Shame on Outside magazine for attempting to destroy that which is precious. In the outdoors enthusiast community, what I thought outside magazine was part of, there’s a growing movement to not tag photographs in the wilderness, to not show random strangers where amazing places are, to keep them from becoming overcrowded and diminished. Please leave it alone. Let Laramie remain awesome. News is news, but this is greed and vandalism. Look what positive publicity did to Boise and Bozeman.

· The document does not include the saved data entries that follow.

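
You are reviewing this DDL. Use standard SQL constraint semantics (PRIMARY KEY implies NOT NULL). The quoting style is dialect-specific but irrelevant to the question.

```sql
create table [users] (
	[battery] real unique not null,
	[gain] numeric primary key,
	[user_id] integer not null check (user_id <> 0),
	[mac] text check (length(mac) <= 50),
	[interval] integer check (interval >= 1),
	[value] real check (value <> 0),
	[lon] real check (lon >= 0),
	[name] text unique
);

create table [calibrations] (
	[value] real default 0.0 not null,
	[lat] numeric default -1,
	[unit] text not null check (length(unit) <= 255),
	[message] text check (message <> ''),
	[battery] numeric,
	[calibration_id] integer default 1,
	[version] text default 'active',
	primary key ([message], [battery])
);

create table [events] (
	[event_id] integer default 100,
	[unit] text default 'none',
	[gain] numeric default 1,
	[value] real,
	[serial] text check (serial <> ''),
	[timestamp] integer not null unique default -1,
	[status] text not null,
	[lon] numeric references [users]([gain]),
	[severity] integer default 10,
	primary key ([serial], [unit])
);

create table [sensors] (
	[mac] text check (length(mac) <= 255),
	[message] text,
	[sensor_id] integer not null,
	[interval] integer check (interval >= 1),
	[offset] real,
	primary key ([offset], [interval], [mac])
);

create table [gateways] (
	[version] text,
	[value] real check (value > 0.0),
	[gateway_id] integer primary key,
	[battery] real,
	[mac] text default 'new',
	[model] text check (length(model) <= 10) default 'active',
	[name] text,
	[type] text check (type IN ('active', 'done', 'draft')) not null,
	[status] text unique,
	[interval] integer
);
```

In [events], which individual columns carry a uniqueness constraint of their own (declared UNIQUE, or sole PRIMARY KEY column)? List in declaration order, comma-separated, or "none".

- event_id: no UNIQUE or single-column PK constraint.
- unit: part of a composite PRIMARY KEY — only the tuple is unique, not this column on its own.
- gain: no UNIQUE or single-column PK constraint.
- value: no UNIQUE or single-column PK constraint.
- serial: part of a composite PRIMARY KEY — only the tuple is unique, not this column on its own.
- timestamp: declared UNIQUE → unique.
- status: no UNIQUE or single-column PK constraint.
- lon: no UNIQUE or single-column PK constraint.
- severity: no UNIQUE or single-column PK constraint.

timestamp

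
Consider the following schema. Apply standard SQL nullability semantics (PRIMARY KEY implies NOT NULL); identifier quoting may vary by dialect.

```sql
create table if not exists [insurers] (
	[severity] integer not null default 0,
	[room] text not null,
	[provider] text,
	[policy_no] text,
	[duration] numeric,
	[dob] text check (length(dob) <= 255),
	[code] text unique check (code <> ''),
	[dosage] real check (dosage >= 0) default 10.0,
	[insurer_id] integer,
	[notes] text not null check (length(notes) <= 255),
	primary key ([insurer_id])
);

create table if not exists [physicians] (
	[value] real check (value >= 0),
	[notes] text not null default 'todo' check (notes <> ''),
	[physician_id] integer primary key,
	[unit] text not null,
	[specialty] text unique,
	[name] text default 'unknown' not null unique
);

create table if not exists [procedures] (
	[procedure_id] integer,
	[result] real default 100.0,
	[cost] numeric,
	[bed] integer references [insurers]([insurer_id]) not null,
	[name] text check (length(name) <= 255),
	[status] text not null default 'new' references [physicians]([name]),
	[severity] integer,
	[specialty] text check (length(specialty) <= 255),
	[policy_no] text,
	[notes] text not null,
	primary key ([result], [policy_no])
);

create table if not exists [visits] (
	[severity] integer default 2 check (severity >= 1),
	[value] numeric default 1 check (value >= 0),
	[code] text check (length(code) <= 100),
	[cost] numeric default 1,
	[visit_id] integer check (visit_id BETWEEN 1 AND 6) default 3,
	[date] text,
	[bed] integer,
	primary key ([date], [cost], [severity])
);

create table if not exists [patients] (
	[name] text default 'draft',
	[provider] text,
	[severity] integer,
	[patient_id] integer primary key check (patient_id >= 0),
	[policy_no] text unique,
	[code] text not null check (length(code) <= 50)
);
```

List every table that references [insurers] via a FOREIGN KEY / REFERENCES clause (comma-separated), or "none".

- procedures.bed references insurers(insurer_id).

procedures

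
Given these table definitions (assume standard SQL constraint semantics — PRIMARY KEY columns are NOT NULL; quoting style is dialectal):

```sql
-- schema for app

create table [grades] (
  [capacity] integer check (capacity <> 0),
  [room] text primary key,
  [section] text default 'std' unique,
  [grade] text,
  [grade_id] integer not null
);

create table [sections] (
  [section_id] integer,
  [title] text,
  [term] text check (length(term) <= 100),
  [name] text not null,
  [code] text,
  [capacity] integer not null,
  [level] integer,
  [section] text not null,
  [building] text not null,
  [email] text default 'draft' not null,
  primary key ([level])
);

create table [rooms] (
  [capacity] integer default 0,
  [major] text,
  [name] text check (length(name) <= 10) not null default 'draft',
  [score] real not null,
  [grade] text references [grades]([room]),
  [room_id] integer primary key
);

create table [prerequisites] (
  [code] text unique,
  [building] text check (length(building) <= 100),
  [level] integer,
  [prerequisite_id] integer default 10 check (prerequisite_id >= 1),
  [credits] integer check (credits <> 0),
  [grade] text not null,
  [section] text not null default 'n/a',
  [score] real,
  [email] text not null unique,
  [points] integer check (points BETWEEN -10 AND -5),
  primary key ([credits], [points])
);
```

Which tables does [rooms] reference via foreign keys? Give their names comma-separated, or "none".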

As a very conservative oil and gas worker and life-long Wyomingite, I agree completely. The Gem City is definitely a jewel of the state but those of us in other towns don’t want it to be the next Jackson. I would love to see more support of community to community. Coal for Gillette. Oil for Casper. Ag for Wheatland. Culture for Laramie. For full disclosure, I’m very proud of you. Love you, sweets. Daddy
I appreciate your comments and your daughter’s piece. However, slamming Jackson is altogether too easy and too common. The reason my home is the way it is is not because we’re all so wealthy but because of scarcity. ( The ultra-wealthy aren’t even here most of the year, they do not make up the actual community.) Only 3% of Teton county is private land and a third of that is locked up by nature trust easements. If only 2% of Albany county could be developed and if the Medicine Bow range was higher and more jagged and if there were beautiful glacially-formed lakes around Centennial, then, perhaps Laramie could become like Jackson. Otherwise, it can just be hurt by overzealous publicity and privilege. I love Laramie; I got my bachelors degree there as my son is earning his now and my wife grew up there. But I also love Jackson and Jackson Hole for reasons the general Wyoming citizenry cannot see.
Why is home ownership the be all and end all of a good life? The author doesnt bother to compare the price of rents in Boulder with Laramie’s. But anyone who moves to Laramie from Colorado ,especially anyone who may be planning to engage in outdoor sports, should check out the difference in medical care.
This is a really good article – thank you. I hope you will consider sending it to Outside Magazine and the author and, especially, as a letter to be published.